Steelman — a 14B model fine-tuned for Ada 2022 code generation (runs locally)

clanker-lover · March 19, 2026, 11:22pm

Great find @Irvise

We ran our model (steelman-r7, newest version) against it alongside
Claude Opus 4.6 for comparison. Results on the 19 SPARK challenges:

| | Steelman R7 (14B) | Opus 4.6 |
|---------------------------------------------------
| Build | 11/19 (58%) | 16/19 (84%) |
| Prove | 3/19 (16%) | 9/19 (47%) |
| Test | 10/19 (53%) | 12/19 (63%) |

Steelman got 3 full proofs including HumanEval_2_truncate_number, which Opus couldn’t build. But Opus dominated on proof engineering overall — loop invariants, ghost functions, the things GNATprove needs beyond compilation.

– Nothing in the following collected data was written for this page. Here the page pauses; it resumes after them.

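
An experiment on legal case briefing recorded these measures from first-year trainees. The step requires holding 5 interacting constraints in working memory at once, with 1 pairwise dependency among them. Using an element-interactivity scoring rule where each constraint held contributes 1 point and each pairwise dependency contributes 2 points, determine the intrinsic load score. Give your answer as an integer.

7

Element contribution: 5 × 1 = 5.
Interaction contribution: 1 × 2 = 2.
Intrinsic load = 5 + 2 = 7.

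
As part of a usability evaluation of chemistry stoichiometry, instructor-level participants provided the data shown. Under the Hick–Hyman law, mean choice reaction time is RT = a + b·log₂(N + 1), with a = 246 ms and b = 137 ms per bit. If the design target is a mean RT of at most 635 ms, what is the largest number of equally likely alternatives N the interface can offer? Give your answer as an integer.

Set 246 + 137·log₂(N + 1) ≤ 635.
log₂(N + 1) ≤ (635 − 246) / 137 = 2.8394.
N + 1 ≤ 2^2.8394 = 7.1572.
N ≤ 6.1572, so the largest integer N is 6.

6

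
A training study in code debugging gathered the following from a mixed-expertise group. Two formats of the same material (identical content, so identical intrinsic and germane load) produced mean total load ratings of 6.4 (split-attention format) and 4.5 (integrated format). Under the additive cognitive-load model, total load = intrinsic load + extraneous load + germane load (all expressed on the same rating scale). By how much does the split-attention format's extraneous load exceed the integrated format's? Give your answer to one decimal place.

1.9

Intrinsic and germane load are equal across formats, so the difference in total load equals the difference in extraneous load.
Extraneous-load difference = 6.4 − 4.5 = 1.9.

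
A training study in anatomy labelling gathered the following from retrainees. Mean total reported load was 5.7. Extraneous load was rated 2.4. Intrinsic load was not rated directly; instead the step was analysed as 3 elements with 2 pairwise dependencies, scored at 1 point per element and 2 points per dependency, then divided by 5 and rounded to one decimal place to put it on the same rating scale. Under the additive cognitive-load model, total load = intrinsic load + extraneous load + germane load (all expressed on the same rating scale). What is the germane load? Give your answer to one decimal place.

Intrinsic (element-interactivity): (3 × 1 + 2 × 2) / 5 = 7 / 5 = 1.4000 → 1.4.
germane load = total − intrinsic − extraneous
             = 5.7 − 1.4 − 2.4 = 1.9.

1.9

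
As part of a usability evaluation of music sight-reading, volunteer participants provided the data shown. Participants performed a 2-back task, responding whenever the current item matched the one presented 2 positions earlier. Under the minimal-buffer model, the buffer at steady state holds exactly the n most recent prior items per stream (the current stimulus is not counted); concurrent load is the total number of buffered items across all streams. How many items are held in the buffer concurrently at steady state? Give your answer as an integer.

The buffer holds the 2 most recent prior items.
Steady-state concurrent load = 2 items.

2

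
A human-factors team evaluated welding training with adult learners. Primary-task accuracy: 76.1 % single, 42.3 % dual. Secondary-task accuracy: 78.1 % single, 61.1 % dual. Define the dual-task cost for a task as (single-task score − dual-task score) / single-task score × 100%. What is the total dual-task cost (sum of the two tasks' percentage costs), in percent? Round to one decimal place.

Primary cost = (76.1 − 42.3) / 76.1 × 100% = 44.4152%.
Secondary cost = (78.1 − 61.1) / 78.1 × 100% = 21.7670%.
Total = 44.4152% + 21.7670% = 66.1822% ≈ 66.2%.

66.2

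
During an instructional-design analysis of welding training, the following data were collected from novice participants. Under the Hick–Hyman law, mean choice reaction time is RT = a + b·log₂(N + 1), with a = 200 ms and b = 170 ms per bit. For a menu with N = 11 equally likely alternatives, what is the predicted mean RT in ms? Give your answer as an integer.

log₂(11 + 1) = log₂(12) = 3.5850.
RT = 200 + 170 × 3.5850 = 200 + 609.4500 = 809.4500 ms.
≈ 809 ms.

809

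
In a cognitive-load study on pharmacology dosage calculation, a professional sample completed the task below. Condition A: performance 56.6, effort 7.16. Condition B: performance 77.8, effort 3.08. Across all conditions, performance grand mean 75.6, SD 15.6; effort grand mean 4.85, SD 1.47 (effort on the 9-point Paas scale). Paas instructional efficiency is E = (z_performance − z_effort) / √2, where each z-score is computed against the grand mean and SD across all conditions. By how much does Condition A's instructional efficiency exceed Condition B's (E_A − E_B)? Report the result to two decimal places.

-2.92

Condition A: z_P = (56.6 − 75.6)/15.6 = -1.2179; z_E = (7.16 − 4.85)/1.47 = 1.5714; E_A = (-1.2179 − 1.5714)/√2 = -1.9723.
Condition B: z_P = (77.8 − 75.6)/15.6 = 0.1410; z_E = (3.08 − 4.85)/1.47 = -1.2041; E_B = (0.1410 − (-1.2041))/√2 = 0.9511.
E_A − E_B = -1.9723 − 0.9511 = -2.9234 ≈ -2.92.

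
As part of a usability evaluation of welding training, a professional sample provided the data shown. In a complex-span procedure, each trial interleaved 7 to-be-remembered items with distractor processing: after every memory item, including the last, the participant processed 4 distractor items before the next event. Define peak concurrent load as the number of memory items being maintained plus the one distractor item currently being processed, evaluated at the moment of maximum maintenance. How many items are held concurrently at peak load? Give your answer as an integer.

8

Maintenance is greatest during the distractor(s) after memory item 7: all 7 memory items are being held.
One distractor item is concurrently being processed.
Peak concurrent load = 7 + 1 = 8 items.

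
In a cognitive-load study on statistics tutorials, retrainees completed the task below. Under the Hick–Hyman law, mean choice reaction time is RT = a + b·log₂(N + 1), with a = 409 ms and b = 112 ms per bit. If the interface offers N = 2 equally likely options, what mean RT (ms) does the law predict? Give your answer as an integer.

log₂(2 + 1) = log₂(3) = 1.5850.
RT = 409 + 112 × 1.5850 = 409 + 177.5200 = 586.5200 ms.
≈ 587 ms.

587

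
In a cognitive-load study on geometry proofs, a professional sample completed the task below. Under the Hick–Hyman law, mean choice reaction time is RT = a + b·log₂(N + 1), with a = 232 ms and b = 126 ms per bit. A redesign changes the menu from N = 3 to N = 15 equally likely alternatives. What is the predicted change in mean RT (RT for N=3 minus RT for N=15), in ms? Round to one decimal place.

RT(3) = 232 + 126·log₂(4) = 232 + 126·2.0000 = 484.0000 ms.
RT(15) = 232 + 126·log₂(16) = 232 + 126·4.0000 = 736.0000 ms.
Difference = 484.0000 − 736.0000 = -252.0000 ≈ -252.0 ms.

-252.0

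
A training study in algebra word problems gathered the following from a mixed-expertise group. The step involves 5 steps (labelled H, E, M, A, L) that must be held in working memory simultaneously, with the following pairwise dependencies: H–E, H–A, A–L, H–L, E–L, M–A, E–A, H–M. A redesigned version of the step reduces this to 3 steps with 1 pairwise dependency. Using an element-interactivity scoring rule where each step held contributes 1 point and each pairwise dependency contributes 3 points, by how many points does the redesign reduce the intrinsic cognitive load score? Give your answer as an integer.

Original: 5 × 1 + 8 × 3 = 5 + 24 = 29.
Redesigned: 3 × 1 + 1 × 3 = 3 + 3 = 6.
Reduction = 29 − 6 = 23.

23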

This exposed a real gap in our pipeline: we’ve been scoring SPARK on compilation only, never running GNATprove. Their eval tests what ours doesn’t. We’re adding proof verification to our training loop
now.

Thanks for pointing us at this — it’s exactly the kind of independent benchmark we needed.

kevlar700 · March 20, 2026, 10:23am

Yes or in other words they can only exhibit reasoning and aren’t actually reasoning at all. What they get wrong is far more important than what they get right. You can not have any confidence in them dealing well with new situations or failing well like you can with humans or well specified algorithms.

markhermeling · April 28, 2026, 6:05pm

you should have a look at the gnatprove skill as well: GitHub - AdaCore/skills · GitHub . If your LLM supports skills, then this skill will significantly improve the translation.